Und was macht einen Menschen überhaupt zur Mörderin oder zum Mörder? Laut der Expertin müssen bestimmte „ungünstige Faktoren“ zu einem bestimmten Zeitpunkt zusammentreffen, damit manche Menschen eine schwere Straftat begehen. Bei anderen wiederum sei die Persönlichkeit stark von Risikoeigenschaften für ein derartiges Handeln geprägt, etwa durch eine verminderte emotionale Empathie oder erhöhte Aggressivität.
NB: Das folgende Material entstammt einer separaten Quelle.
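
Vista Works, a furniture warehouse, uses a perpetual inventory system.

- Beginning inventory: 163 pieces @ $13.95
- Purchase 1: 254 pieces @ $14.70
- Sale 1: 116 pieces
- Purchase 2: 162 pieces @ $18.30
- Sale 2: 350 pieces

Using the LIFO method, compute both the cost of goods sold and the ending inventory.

COGS = $7,395.90; ending inventory = $1,576.35

Sale 1 (116) [LIFO — newest first]: 116 @ $14.70 = $1,705.20
Sale 2 (350) [LIFO — newest first]: 162 @ $18.30 + 138 @ $14.70 + 50 @ $13.95 = $5,690.70
Total COGS = $1,705.20 + $5,690.70 = $7,395.90
Ending inventory: 113 @ $13.95 = $1,576.35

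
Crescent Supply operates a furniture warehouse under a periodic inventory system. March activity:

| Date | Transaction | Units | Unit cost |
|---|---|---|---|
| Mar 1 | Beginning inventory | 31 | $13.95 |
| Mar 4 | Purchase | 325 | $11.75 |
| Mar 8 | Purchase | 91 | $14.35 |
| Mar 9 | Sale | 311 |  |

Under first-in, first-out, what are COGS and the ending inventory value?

Mar 9, 311 sold [FIFO — oldest first]: 31 @ $13.95 + 280 @ $11.75 = $3,722.45
Ending inventory: 45 @ $11.75 + 91 @ $14.35 = $1,834.60
Check: goods available $5,557.05 = COGS $3,722.45 + ending $1,834.60

COGS = $3,722.45; ending inventory = $1,834.60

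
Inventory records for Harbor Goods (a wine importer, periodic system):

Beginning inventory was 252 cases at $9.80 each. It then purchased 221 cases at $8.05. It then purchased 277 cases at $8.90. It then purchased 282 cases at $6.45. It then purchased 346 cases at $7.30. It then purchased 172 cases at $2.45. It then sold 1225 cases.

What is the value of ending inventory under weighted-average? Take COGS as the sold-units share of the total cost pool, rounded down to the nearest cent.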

„Die Kriminalpsychologie untersucht diese verschiedenen Faktoren und ihre Wechselwirkungen. Dadurch wird jede Straftat letztendlich rational und wissenschaftlich erklärbar, auch wenn eine Erklärung nicht automatisch eine ethische Entschuldigung darstellt“, sagt Benecke. Wenn jemand wisse, dass etwas verboten ist und sich dennoch bewusst dafür entscheidet, sei diese Person dafür verantwortlich, auch wenn sie über Risikoeigenschaften verfügt, die eine solche Entscheidung begünstigten.